The punt reappears out of the night sky at the other end of the street to be taken by a rising exhalation of the sea of green. This one they’re not going to punt back down the high street. A very disorganised scrum involving only fifty or so people forms. It’s a massive push from both sides and the belly deep slow chant of heave, heave begins from the sidelines. They push harder and harder and you can see their feet slip on the paved precinct but they recover and remain undeterred.
Several hundred pounds of liquored up but determined Celt are up against each other. I smile as I imagine some prissy referee trying to reset that scrum. Up street, having the slight advantage of the slope, slowly push down street backwards but it isn’t easy.
We’re in the stadium. I’m sitting near a Frenchman and we’re comparing thoughts about the game between bouts of standing up and cheering.

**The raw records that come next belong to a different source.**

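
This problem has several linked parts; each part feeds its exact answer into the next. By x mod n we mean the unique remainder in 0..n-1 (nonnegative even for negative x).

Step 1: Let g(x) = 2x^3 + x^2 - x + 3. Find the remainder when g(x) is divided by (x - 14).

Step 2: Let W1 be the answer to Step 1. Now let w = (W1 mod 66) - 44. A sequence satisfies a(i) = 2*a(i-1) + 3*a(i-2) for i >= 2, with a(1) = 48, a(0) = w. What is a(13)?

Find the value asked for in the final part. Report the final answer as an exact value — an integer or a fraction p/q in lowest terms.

26704908

Step 1: remainder = value at the root: 2*(14)^3 + 1*(14)^2 - 1*(14)^1 + 3 = (5488) + (196) + (-14) + (3) = 5673; answer 5673
Step 2: W1 = 5673; w = 19; a(2) = 2*(48) + 3*(19) = 153; iterating: a(2)=153, a(3)=450, a(4)=1359, a(5)=4068, a(6)=12213, a(7)=36630, a(8)=109899, a(9)=329688, a(10)=989073, a(11)=2967210, a(12)=8901639, a(13)=26704908; answer 26704908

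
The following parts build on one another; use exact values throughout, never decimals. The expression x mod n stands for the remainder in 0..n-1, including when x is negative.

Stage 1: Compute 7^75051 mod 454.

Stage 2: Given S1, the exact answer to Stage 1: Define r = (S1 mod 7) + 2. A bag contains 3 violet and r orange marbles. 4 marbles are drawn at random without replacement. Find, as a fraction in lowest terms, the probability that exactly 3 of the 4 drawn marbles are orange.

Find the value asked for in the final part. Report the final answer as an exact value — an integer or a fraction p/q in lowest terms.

1/2

Stage 1: squarings mod 454: 7^1=7, 7^2=49, 7^4=131, 7^8=363, 7^16=109, 7^32=77, 7^64=27, 7^128=275, 7^256=261, 7^512=21, 7^1024=441, 7^2048=169, 7^4096=413, 7^8192=319, 7^16384=65, 7^32768=139, 7^65536=253; 7^75051 = 7^1 * 7^2 * 7^8 * 7^32 * 7^256 * 7^1024 * 7^8192 * 7^65536 = 159 (mod 454); answer 159
Stage 2: S1 = 159; r = 7; total draws C(10,4) = 210; favorable C(7,3)*C(3,1) = 105; P = 1/2; answer 1/2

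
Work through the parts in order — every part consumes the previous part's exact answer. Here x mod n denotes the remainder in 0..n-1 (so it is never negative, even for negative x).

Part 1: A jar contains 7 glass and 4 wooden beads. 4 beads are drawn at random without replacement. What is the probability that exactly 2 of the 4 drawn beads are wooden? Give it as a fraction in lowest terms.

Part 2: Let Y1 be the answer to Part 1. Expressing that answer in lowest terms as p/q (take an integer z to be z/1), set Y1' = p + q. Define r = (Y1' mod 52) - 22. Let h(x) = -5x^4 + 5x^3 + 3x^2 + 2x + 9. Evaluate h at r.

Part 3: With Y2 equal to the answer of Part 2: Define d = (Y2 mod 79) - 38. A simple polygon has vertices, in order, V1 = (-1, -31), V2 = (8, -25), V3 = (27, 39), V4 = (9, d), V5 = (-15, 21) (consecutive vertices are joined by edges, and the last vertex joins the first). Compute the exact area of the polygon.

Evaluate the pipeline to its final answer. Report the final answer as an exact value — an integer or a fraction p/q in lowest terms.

Part 1: total draws C(11,4) = 330; favorable C(4,2)*C(7,2) = 126; P = 21/55; answer 21/55
Part 2: Y1 = 21/55; threaded value p + q = 76; r = 2; -5*(2)^4 + 5*(2)^3 + 3*(2)^2 + 2*(2)^1 + 9 = (-80) + (40) + (12) + (4) + (9) = -15; answer -15
Part 3: Y2 = -15; d = 26; cross terms: (-1*-25 - 8*-31)=273, (8*39 - 27*-25)=987, (27*26 - 9*39)=351, (9*21 - -15*26)=579, (-15*-31 - -1*21)=486; twice the area = |2676| = 2676; area = 1338; answer 1338

1338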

He talks to me in broken English and I’m shamed into inflicting my broken French on him. The first half is just the clash of wills by both teams and I think we might just be edging that one, but we’re also taking some serious casualties. We lost our kicker and then our talismanic captain, and from the look of them, it could be bad. Everybody wants to win, but not at the cost of serious injury or a career ender. They both get huge rounds of applause from all sides as they get taken off.
We lose another man and then another. I tell the Frenchman I feel as if there’s a sniper up there on the roof picking off all our best men one by one. He nods in sympathy, as only a man can do whose own team is having a bad day at the office. Our replacements come on and when our second string kicker takes the pitch, some people boo and that’s a big no no in international rugby. Our team, our tribe, our man doing his best for us, and if you can’t get behind that, fuck off.

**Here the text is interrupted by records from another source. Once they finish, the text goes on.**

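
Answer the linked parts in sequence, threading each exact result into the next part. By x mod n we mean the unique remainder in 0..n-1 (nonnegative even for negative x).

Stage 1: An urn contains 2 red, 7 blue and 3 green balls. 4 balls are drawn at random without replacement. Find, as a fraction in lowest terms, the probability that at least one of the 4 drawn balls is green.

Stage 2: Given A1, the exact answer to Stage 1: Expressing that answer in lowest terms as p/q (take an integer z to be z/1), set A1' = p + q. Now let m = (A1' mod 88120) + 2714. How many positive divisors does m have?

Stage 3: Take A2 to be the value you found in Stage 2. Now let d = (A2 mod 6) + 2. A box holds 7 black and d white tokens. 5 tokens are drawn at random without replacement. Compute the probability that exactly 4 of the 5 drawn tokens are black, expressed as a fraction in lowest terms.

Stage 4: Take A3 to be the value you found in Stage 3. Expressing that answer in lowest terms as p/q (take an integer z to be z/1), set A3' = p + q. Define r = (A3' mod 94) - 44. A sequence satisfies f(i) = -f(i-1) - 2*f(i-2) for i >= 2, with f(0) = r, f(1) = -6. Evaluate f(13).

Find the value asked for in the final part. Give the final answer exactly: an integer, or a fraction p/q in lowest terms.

Stage 1: total draws C(12,4) = 495; complement C(9,4) = 126; favorable 495 - 126 = 369; P = 41/55; answer 41/55
Stage 2: A1 = 41/55; threaded value p + q = 96; m = 2810; 2810 = 2 * 5 * 281; number of divisors = (1+1) * (1+1) * (1+1) = 8; answer 8
Stage 3: A2 = 8; d = 4; total draws C(11,5) = 462; favorable C(7,4)*C(4,1) = 140; P = 10/33; answer 10/33
Stage 4: A3 = 10/33; threaded value p + q = 43; r = -1; f(2) = -1*(-6) - 2*(-1) = 8; iterating: f(2)=8, f(3)=4, f(4)=-20, f(5)=12, f(6)=28, f(7)=-52, f(8)=-4, f(9)=108, f(10)=-100, f(11)=-116, f(12)=316, f(13)=-84; answer -84

-84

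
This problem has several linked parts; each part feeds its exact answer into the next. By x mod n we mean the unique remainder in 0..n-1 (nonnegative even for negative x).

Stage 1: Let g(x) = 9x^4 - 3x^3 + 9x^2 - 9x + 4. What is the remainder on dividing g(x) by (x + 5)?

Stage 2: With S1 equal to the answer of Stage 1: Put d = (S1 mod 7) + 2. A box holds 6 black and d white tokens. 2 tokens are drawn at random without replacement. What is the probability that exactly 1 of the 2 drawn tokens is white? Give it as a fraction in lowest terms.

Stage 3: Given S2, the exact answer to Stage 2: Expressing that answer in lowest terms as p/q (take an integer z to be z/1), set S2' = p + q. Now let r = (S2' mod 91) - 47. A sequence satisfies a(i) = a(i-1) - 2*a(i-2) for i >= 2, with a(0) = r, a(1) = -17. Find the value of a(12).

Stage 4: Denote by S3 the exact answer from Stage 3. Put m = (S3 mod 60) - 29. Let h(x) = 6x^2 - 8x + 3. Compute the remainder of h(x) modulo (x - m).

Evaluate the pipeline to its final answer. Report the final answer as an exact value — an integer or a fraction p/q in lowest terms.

Stage 1: remainder = value at the root: 9*(-5)^4 - 3*(-5)^3 + 9*(-5)^2 - 9*(-5)^1 + 4 = (5625) + (375) + (225) + (45) + (4) = 6274; answer 6274
Stage 2: S1 = 6274; d = 4; total draws C(10,2) = 45; favorable C(4,1)*C(6,1) = 24; P = 8/15; answer 8/15
Stage 3: S2 = 8/15; threaded value p + q = 23; r = -24; a(2) = 1*(-17) - 2*(-24) = 31; iterating: a(2)=31, a(3)=65, a(4)=3, a(5)=-127, a(6)=-133, a(7)=121, a(8)=387, a(9)=145, a(10)=-629, a(11)=-919, a(12)=339; answer 339
Stage 4: S3 = 339; m = 10; remainder = value at the root: 6*(10)^2 - 8*(10)^1 + 3 = (600) + (-80) + (3) = 523; answer 523

523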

Within minutes, our replacement kicker gets to take a penalty kick at goal, and it’s some way out. The majority of seventy-three thousand people in the stadium go silent, pray and at the same time curse those handful of fuckers who booed him. Eight seconds of silent hell but he slots it sweetly between the posts to rapturous applause, even most generously from the Frenchman beside me, who knows what a pressure kick that was.

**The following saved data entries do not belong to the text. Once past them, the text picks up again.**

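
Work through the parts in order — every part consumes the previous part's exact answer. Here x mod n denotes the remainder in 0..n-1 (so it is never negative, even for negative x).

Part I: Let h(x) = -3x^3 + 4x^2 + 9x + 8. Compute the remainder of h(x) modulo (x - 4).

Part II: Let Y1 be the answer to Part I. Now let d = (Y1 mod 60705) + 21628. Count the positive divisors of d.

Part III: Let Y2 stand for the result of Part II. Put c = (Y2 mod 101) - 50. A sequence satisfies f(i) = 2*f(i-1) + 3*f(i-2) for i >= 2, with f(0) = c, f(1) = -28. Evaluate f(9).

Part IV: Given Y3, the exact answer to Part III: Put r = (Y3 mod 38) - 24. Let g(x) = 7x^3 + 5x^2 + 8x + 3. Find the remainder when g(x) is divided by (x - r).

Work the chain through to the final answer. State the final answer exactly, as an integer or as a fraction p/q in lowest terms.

Part I: remainder = value at the root: -3*(4)^3 + 4*(4)^2 + 9*(4)^1 + 8 = (-192) + (64) + (36) + (8) = -84; answer -84
Part II: Y1 = -84; d = 82249; 82249 = 233 * 353; number of divisors = (1+1) * (1+1) = 4; answer 4
Part III: Y2 = 4; c = -46; f(2) = 2*(-28) + 3*(-46) = -194; iterating: f(2)=-194, f(3)=-472, f(4)=-1526, f(5)=-4468, f(6)=-13514, f(7)=-40432, f(8)=-121406, f(9)=-364108; answer -364108
Part IV: Y3 = -364108; r = -16; remainder = value at the root: 7*(-16)^3 + 5*(-16)^2 + 8*(-16)^1 + 3 = (-28672) + (1280) + (-128) + (3) = -27517; answer -27517

-27517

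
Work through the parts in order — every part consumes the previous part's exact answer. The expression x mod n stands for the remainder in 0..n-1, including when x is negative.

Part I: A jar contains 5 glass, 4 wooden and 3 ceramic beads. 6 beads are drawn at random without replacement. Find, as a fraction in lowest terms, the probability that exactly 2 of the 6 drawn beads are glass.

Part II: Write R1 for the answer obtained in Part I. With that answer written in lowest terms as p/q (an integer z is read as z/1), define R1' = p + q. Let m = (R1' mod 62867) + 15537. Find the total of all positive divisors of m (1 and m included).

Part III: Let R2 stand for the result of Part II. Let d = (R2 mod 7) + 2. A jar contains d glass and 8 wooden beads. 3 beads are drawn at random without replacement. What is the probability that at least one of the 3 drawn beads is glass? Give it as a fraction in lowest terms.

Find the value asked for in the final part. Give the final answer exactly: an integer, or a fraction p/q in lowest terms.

Part I: total draws C(12,6) = 924; favorable C(5,2)*C(7,4) = 350; P = 25/66; answer 25/66
Part II: R1 = 25/66; threaded value p + q = 91; m = 15628; 15628 = 2^2 * 3907; sigma = (1 + 2 + 4) * (1 + 3907) = 7 * 3908 = 27356; answer 27356
Part III: R2 = 27356; d = 2; total draws C(10,3) = 120; complement C(8,3) = 56; favorable 120 - 56 = 64; P = 8/15; answer 8/15

8/15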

The high street scrum has collapsed and the ball is buried somewhere underneath it. There’s a bit of milling around as people get their wind back and are helped up onto their feet by strangers. The ball reappears and the guy holding it is immediately reinforced. It becomes what’s called a maul, which is a kind of moving scrum but much less organised. He holds on for dear life as fifty people push him down the street.
“There’s nobody on the other side” he shouts desperately, so half of the maul nip around the other side and start pushing back, as one naturally would. People rush in to join the maul and it becomes a monster. The thing stabilises but starts crabbing sideways towards a shop front. “Mind the glass, mind the glass” becomes the shout so the pressure comes off until the maul gets back on track down the high street. It collapses in the end and everybody regains their footing, dusting themselves off to great applause from the onlookers.
The guys getting back on their feet are all laughing and there’s more than a few Frenchies among them. There’s a momentary lapse in the background noise and I slowly hear the marseillaise being sung with an Irish lilt. It’s such a damn good tune, you can’t resist it in the end.
It all means nothing in any larger sense, but a day spent with your kith and kin, your true brothers of whatever nationality, your soul kinsmen, the still unashamed warriors who have grace, is a fine day.